Germany had no money to speak of at the war’s end, but they still had credit—lending markets were in a bullish mood and decided that the motley assemblage at Weimar would exercise the same fiscal rectitude as its Prussian forebears. Loans came flooding in, which governments squandered on sweeping social legislation and subsidies, while omitting the provision of any tax revenues. The deficits were funded by untethered issuance of paper Reichsmarks, and within the blink of an eye in economic time, the German currency floated from the solid clay of earth toward the Kuiper Belt.
After the Stresemann-Schacht 1924 currency reform broke inflation and revitalized the internal German economy, the Reichsbank was recapitalized with proceeds from the Dawes loans, allowing a couple of years of recovery and relative stability. It was at that point that the source of reparations payments was supposed to shift from external loans to proceeds from German taxes and bond issues, secured by railroads and heavy industry, which were nearly debt-free by virtue of the hyperinflation.
In principle, Germany could have paid the reparations. The final version of the Dawes plan brought the total liability very close to, indeed probably less than, the total that Keynes had pronounced as reasonable in his Economic Consequences. But the politics of the day made such speculations irrelevant. Just as there was no possibility of the United States acting as a benevolent global hegemon in 1919, there was no possibility of Germans voluntarily paying reparations with their own money.
The casualness of German public finance was matched by the deplorable condition of Germany’s major banks, particularly in the aristocracy of German banking, the six Berlin Grossenbanken, or “the great Berlin banks.” They had emerged from the inflation with only a fifth of their prewar capital, but nonetheless expanded rapidly and increased their risks to boost their earnings. Scarily, 42 percent of their deposits were for the accounts of foreigners. The Danatbank that failed in 1931 was only the worst of the lot.
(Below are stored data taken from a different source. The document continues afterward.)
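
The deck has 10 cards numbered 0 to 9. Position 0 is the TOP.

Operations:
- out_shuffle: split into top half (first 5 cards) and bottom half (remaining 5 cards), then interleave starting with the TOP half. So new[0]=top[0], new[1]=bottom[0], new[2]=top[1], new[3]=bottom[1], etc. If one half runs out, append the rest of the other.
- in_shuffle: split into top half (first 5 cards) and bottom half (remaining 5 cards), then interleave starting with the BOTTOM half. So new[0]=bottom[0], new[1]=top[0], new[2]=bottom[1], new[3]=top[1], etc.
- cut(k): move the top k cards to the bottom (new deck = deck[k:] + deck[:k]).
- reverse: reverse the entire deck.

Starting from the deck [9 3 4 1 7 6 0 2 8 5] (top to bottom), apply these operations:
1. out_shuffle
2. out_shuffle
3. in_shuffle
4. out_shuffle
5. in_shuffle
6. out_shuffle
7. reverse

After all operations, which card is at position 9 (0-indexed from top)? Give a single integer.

Answer: 1

Derivation:
After op 1 (out_shuffle): [9 6 3 0 4 2 1 8 7 5]
After op 2 (out_shuffle): [9 2 6 1 3 8 0 7 4 5]
After op 3 (in_shuffle): [8 9 0 2 7 6 4 1 5 3]
After op 4 (out_shuffle): [8 6 9 4 0 1 2 5 7 3]
After op 5 (in_shuffle): [1 8 2 6 5 9 7 4 3 0]
After op 6 (out_shuffle): [1 9 8 7 2 4 6 3 5 0]
After op 7 (reverse): [0 5 3 6 4 2 7 8 9 1]
Position 9: card 1.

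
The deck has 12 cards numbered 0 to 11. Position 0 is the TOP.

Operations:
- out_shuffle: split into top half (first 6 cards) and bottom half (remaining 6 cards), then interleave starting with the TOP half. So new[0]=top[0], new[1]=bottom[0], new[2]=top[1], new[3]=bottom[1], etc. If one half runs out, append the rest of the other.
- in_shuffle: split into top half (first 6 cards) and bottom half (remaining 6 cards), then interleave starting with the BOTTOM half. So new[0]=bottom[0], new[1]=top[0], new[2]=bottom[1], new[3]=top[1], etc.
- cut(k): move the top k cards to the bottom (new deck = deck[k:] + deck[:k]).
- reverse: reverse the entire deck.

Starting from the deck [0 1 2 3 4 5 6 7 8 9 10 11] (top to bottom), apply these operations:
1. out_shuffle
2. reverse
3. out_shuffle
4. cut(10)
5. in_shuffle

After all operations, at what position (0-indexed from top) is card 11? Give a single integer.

Answer: 5

Derivation:
After op 1 (out_shuffle): [0 6 1 7 2 8 3 9 4 10 5 11]
After op 2 (reverse): [11 5 10 4 9 3 8 2 7 1 6 0]
After op 3 (out_shuffle): [11 8 5 2 10 7 4 1 9 6 3 0]
After op 4 (cut(10)): [3 0 11 8 5 2 10 7 4 1 9 6]
After op 5 (in_shuffle): [10 3 7 0 4 11 1 8 9 5 6 2]
Card 11 is at position 5.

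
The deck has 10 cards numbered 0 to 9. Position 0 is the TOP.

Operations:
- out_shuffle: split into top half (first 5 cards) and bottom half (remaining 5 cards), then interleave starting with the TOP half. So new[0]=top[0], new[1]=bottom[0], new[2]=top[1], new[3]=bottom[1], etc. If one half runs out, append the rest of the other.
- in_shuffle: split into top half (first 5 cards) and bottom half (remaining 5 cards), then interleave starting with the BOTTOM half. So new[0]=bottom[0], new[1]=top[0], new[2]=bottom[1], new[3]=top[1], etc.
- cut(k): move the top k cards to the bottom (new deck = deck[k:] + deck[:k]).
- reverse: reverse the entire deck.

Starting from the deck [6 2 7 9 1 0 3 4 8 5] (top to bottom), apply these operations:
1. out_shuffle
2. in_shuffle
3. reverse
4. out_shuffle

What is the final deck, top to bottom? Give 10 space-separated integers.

After op 1 (out_shuffle): [6 0 2 3 7 4 9 8 1 5]
After op 2 (in_shuffle): [4 6 9 0 8 2 1 3 5 7]
After op 3 (reverse): [7 5 3 1 2 8 0 9 6 4]
After op 4 (out_shuffle): [7 8 5 0 3 9 1 6 2 4]

Answer: 7 8 5 0 3 9 1 6 2 4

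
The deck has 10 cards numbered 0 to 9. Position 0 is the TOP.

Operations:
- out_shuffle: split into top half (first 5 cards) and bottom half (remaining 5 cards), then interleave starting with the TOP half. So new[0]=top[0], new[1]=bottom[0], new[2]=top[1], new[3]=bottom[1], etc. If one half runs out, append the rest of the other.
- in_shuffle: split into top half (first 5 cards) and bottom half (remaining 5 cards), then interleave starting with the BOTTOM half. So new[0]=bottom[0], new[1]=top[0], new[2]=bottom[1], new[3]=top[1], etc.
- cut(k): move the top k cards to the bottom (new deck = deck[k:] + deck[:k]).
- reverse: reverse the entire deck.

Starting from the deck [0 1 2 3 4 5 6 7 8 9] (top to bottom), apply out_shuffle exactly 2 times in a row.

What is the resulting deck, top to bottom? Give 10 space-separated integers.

After op 1 (out_shuffle): [0 5 1 6 2 7 3 8 4 9]
After op 2 (out_shuffle): [0 7 5 3 1 8 6 4 2 9]

Answer: 0 7 5 3 1 8 6 4 2 9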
Bad as the state of the Berlin banks was, German politics was even worse. Unable to pass a budget, the Reichstag president, the eighty-four-year-old Paul von Hindenburg, appointed a new chancellor, Heinrich Brüning, a leading figure in the Prussian Catholic Centre Party, to get public spending under control. Brüning produced a draconian budget, which was passed only after von Hindenburg called a snap election, the fateful poll in 1930 that made the Nazis the second most powerful voting bloc in the Reichstag.
Brüning, however, cut an impressive figure. A tour of the world financial centers drew raves from the financial press and generated healthy price appreciation for the Young plan bonds. Even the French, with a new government under Pierre Laval, with Aristide Briand as foreign minister, both of them interested in a démarche to Germany, declared an interest in lending to Germany.
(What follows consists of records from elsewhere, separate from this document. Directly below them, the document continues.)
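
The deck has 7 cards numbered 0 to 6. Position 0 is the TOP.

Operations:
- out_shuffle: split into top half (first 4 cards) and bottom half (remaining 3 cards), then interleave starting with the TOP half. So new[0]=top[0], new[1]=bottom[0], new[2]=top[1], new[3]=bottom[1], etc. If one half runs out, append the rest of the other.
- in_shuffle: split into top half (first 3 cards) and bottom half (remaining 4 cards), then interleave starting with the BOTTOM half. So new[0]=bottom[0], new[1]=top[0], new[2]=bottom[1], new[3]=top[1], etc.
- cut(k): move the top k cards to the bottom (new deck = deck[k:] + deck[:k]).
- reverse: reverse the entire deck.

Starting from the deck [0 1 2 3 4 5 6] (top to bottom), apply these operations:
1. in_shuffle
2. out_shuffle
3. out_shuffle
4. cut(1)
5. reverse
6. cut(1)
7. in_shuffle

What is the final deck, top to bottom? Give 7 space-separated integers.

Answer: 6 2 5 1 4 0 3

Derivation:
After op 1 (in_shuffle): [3 0 4 1 5 2 6]
After op 2 (out_shuffle): [3 5 0 2 4 6 1]
After op 3 (out_shuffle): [3 4 5 6 0 1 2]
After op 4 (cut(1)): [4 5 6 0 1 2 3]
After op 5 (reverse): [3 2 1 0 6 5 4]
After op 6 (cut(1)): [2 1 0 6 5 4 3]
After op 7 (in_shuffle): [6 2 5 1 4 0 3]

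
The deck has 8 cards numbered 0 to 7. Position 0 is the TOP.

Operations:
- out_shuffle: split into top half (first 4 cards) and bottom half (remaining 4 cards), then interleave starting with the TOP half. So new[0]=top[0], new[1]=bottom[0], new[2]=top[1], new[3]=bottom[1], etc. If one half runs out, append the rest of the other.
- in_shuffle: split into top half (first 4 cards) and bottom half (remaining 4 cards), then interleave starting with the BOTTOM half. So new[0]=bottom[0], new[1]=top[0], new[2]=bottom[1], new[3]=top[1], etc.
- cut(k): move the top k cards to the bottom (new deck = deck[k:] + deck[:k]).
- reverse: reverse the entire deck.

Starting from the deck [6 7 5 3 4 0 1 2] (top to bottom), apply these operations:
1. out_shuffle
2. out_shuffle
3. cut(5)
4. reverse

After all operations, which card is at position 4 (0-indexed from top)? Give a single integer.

After op 1 (out_shuffle): [6 4 7 0 5 1 3 2]
After op 2 (out_shuffle): [6 5 4 1 7 3 0 2]
After op 3 (cut(5)): [3 0 2 6 5 4 1 7]
After op 4 (reverse): [7 1 4 5 6 2 0 3]
Position 4: card 6.

Answer: 6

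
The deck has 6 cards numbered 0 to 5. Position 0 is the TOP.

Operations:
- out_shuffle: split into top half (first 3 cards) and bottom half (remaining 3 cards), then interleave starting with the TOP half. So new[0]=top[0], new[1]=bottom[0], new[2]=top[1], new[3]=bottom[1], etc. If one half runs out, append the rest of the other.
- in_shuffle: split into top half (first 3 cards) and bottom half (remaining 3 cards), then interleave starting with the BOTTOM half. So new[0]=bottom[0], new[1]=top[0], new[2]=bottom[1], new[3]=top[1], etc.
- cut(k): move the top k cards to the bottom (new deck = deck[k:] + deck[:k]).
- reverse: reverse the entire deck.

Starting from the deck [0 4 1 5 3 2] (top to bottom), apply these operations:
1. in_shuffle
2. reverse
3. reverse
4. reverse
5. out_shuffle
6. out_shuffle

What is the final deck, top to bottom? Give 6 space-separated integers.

Answer: 1 0 3 4 2 5

Derivation:
After op 1 (in_shuffle): [5 0 3 4 2 1]
After op 2 (reverse): [1 2 4 3 0 5]
After op 3 (reverse): [5 0 3 4 2 1]
After op 4 (reverse): [1 2 4 3 0 5]
After op 5 (out_shuffle): [1 3 2 0 4 5]
After op 6 (out_shuffle): [1 0 3 4 2 5]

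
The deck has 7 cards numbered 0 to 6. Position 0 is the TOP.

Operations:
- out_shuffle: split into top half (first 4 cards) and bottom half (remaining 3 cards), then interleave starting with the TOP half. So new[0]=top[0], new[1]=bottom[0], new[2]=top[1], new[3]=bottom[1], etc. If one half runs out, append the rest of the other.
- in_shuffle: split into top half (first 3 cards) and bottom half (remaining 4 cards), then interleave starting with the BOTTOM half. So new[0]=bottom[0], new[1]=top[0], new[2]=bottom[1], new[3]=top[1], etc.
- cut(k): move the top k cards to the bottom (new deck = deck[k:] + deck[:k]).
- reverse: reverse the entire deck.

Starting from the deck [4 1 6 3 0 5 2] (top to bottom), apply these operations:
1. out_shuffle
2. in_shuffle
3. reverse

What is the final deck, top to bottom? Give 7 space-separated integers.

After op 1 (out_shuffle): [4 0 1 5 6 2 3]
After op 2 (in_shuffle): [5 4 6 0 2 1 3]
After op 3 (reverse): [3 1 2 0 6 4 5]

Answer: 3 1 2 0 6 4 5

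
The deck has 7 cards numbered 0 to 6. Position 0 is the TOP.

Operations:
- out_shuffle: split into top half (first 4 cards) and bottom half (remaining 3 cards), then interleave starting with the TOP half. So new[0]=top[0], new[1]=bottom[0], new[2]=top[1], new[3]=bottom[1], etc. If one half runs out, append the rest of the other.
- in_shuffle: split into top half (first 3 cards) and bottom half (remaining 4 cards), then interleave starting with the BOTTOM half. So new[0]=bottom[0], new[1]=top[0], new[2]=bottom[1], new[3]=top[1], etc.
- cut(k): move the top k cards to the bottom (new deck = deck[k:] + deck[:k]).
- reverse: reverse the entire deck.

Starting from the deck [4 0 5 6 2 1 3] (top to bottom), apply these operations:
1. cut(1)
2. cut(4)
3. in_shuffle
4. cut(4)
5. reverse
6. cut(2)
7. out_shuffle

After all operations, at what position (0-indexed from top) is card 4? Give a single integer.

After op 1 (cut(1)): [0 5 6 2 1 3 4]
After op 2 (cut(4)): [1 3 4 0 5 6 2]
After op 3 (in_shuffle): [0 1 5 3 6 4 2]
After op 4 (cut(4)): [6 4 2 0 1 5 3]
After op 5 (reverse): [3 5 1 0 2 4 6]
After op 6 (cut(2)): [1 0 2 4 6 3 5]
After op 7 (out_shuffle): [1 6 0 3 2 5 4]
Card 4 is at position 6.

Answer: 6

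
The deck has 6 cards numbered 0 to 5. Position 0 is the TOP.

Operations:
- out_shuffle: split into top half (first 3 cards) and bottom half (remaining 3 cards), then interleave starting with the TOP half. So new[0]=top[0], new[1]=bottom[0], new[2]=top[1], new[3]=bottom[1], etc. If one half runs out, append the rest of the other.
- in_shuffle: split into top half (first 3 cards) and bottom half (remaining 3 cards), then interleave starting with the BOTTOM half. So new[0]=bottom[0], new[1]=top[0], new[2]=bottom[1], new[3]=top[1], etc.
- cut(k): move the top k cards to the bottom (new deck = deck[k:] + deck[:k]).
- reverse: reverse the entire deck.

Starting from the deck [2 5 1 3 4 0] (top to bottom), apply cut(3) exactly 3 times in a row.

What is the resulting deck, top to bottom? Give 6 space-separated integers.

Answer: 3 4 0 2 5 1

Derivation:
After op 1 (cut(3)): [3 4 0 2 5 1]
After op 2 (cut(3)): [2 5 1 3 4 0]
After op 3 (cut(3)): [3 4 0 2 5 1]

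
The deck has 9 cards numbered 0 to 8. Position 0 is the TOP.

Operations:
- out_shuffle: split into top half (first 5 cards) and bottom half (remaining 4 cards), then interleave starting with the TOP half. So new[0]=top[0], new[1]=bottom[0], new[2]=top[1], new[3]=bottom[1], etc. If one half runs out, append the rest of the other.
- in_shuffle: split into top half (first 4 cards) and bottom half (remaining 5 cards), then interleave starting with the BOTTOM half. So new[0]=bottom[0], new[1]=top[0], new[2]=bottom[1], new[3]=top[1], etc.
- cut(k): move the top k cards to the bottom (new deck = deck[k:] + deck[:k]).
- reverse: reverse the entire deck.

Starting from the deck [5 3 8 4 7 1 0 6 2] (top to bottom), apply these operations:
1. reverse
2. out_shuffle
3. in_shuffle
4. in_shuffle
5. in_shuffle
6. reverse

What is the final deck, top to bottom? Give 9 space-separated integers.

Answer: 7 2 4 6 8 0 3 1 5

Derivation:
After op 1 (reverse): [2 6 0 1 7 4 8 3 5]
After op 2 (out_shuffle): [2 4 6 8 0 3 1 5 7]
After op 3 (in_shuffle): [0 2 3 4 1 6 5 8 7]
After op 4 (in_shuffle): [1 0 6 2 5 3 8 4 7]
After op 5 (in_shuffle): [5 1 3 0 8 6 4 2 7]
After op 6 (reverse): [7 2 4 6 8 0 3 1 5]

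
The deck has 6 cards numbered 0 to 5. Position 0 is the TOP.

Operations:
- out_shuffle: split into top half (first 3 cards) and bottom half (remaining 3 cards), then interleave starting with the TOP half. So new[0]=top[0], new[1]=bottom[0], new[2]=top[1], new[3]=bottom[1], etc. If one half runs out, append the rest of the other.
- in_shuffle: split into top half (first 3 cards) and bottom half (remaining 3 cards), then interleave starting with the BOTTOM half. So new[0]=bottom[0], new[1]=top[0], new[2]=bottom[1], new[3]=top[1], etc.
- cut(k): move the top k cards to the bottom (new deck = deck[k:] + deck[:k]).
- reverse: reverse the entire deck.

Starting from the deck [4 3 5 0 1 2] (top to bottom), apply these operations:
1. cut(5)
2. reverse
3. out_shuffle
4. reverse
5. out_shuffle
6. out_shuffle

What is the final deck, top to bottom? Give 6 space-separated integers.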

At that point politics intervened. The investment bankers syndicating the loans had a territorial spat that slowed the process. Then Brüning, at his patron von Hindenburg’s insistence, included a new pocket battleship and other armaments in his supposedly bare bones budget, deeply embarrassing Laval and Briand. Von Hindenburg also announced that he was exploring a customs union with Austria, which looked like, and was quite likely intended to be, a first step toward a merger of the two countries, which was forbidden by Versailles.
And then Brüning’s budget fell apart. Although it had appeared reasonable when it was announced, German incomes were falling far more rapidly than expected, and mandatory unemployment and other benefits were soaring. By that time Brüning’s string had pretty well played out.
Markets then learned that the Reichsbank’s bailouts of Danatbank and other bleeding great banks had brought it close to breaching its legal gold cover. The president, Hans Luther, shut the gold window. Fire sirens ululated through trading rooms. Göring and the Nazis were in full cry. Generals prepared troops for civil unrest. There is considerable evidence that the panicked flight of money was led predominately by Germans, rather than foreigners. Stories abounded of wealthy Germans toting suitcases of money to the Netherlands and Switzerland. Americans reportedly took heavy losses.
The Reichsbank’s repudiation naturally transferred the pressure to Great Britain, which had $300 million stuck in the German financial tundra. After burning up its own reserves and several very large external loans through August and early September, Ernest Harvey, Montagu Norman’s deputy at the Bank of England, made the decision to stop making gold payments as of September 21, 1931.
The French were the last still standing. But the field they had won was stripped bare. They managed to keep most of the gold bloc countries together for a few more years. But they were finding it expensive, since the deflation they had been forcing on the rest of Europe was destroying the French pricing advantage from their undervalued franc.
The deflationary winds blowing from Europe had turned into a hurricane. The collapse in agricultural prices, the prostration of trade, the Fisherian debt deflation that set bankers everywhere scurrying for cover, the precipitate collapse in manufacturing output, it all swept over America—the country that had the farthest to fall, and indeed, fell the farthest. Friedman and Schwartz speculated that the creation of $1 billion of new money in 1930, when the economy was still teetering on the brink of collapse, could have arrested the downturn. They’re probably right, but virtually all the contemporary experts knew that would just make things worse. It took a political lightweight, with an appetite for experimentation, to prove that the experts were wrong—at least this time—and even Franklin Roosevelt lost his nerve in 1937.28
Dreadful as the Depression was, however, it paled against the fact that Germany had withdrawn behind its mental fortresses and was gearing up for what Churchill called the Second Part of Europe’s new Thirty Years’ War.